Amaç: Bu araştırmanın amacı, COVID-19 aşısı olan sağlık profesyoneli öğrencilerinde koronavirüs anksiyetesi ve sağlık okuryazarlığı ilişkisinin belirlenmesidir.
Yöntem: Kesitsel türdeki araştırma, bir üniversitenin sağlık bilimleri bölümlerinde eğitim gören, COVID-19 aşısı olan ve hastanede klinik uygulama yapan 216 öğrenci ile yürütülmüştür. G Power programı kullanılarak örneklem büyüklüğü 152 olarak belirlenmiştir. Araştırmaya dahil olma kriteri: tıp, hemşirelik ve fizik tedavi ve rehabilitasyon bölümü öğrencisi olmak, araştırmaya katılmayı kabul etmek, COVID-19 aşısı olmak ve hastanede klinik uygulama yapıyor olmaktır. Formları eksik dolduran, 18 yaşından küçük, COVID-19 aşısı olmayan, hastanede klinik uygulama yapmayan, son sınıf öğrencileri ile klinik uygulama yapmayan sınıflardaki öğrenciler araştırmaya dahil edilmemiştir. Veriler çevrimiçi olarak, Koronavirüs Anksiyete Ölçeği, Sağlık Okuryazarlığı Ölçeği ile toplanmıştır. Veri analizinde, Mann-Whitney U testi, Kruskal-Wallis H testi ve Spearman korelasyon analizi kullanılmıştır.
Bulgular: Öğrencilerin yaş ortalaması 21.22 ± 2.47, %24.5’ü erkek, %17.1’i tıp, %29.6’sı fizik tedavi ve rehabilitasyon, %53.2’i hemşirelik bölümü öğrencisi idi. Katılımcıların sağlık okuryazarlığı toplam puan ortalaması 108.23 ± 12.35, koronavirüs anksiyete puan ortalaması 2.53 ± 4.01 olarak belirlenmiştir. Öğrencilerin %10.2’si koronavirüs anksiyete belirtisine sahipti. COVID-19 geçiren, klinik uygulama endişesi olan ve kadın öğrencilerin koronavirüs anksiyete puanı daha yüksek olarak belirlenmiştir (p<0.05). Klinik uygulama endişesi olmayan, tıp öğrencisi ve büyük yaş grubundaki öğrencilerin sağlık okuryazarlığı puanı daha yüksek olarak belirlenmiştir (p<0.05). Öğrencilerin COVID-19 aşısının etkili olduğunu düşünme durumuna göre, sağlık okuryazarlığı ve koronavirüs anksiyete puanları arasında istatistiksel olarak anlamlı bir fark belirlenmemiştir (p>0.05). Sağlık okuryazarlığı ile koronavirüs anksiyete puanı arasında ters yönlü bir ilişki belirlenmiştir (p<0.05).

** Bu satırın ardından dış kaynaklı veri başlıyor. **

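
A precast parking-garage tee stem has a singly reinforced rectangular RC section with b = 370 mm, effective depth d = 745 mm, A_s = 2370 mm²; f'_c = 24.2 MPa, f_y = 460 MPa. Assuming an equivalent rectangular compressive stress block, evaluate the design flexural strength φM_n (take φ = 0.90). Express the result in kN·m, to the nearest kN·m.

φM_n ≈ 661 kN·m

T = A_s f_y = 2370 × 460 = 1090200 N = 1090.2 kN.
From C = T: a = T/(0.85 f'_c b) = 1090200/(0.85 × 24.2 × 370) = 143.24 mm.
M_n = T(d − a/2) = 1090.2 kN × (745 − 71.62) mm = 734.12 kN·m.
φM_n = 0.90 × 734.12 = 660.71 kN·m.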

Sonuç: Öğrencilerin, koronavirüs anksiyete belirtilerinin düşük, sağlık okuryazarlığının iyi düzeyde olmasına rağmen, sağlık okuryazarlığı yetersiz olan öğrencilerin koronavirüs anksiyete belirtilerinin daha yüksek olduğu belirlenmiştir. Sağlık profesyoneli bölümlerinin eğitim müfredatlarına sağlık okuryazarlığı içeriğinin dahil edilmesi ve öğrencilerin rahat erişim sağlayabilecekleri psikolojik danışmanlık hizmetlerinin arttırılması önerilmektedir.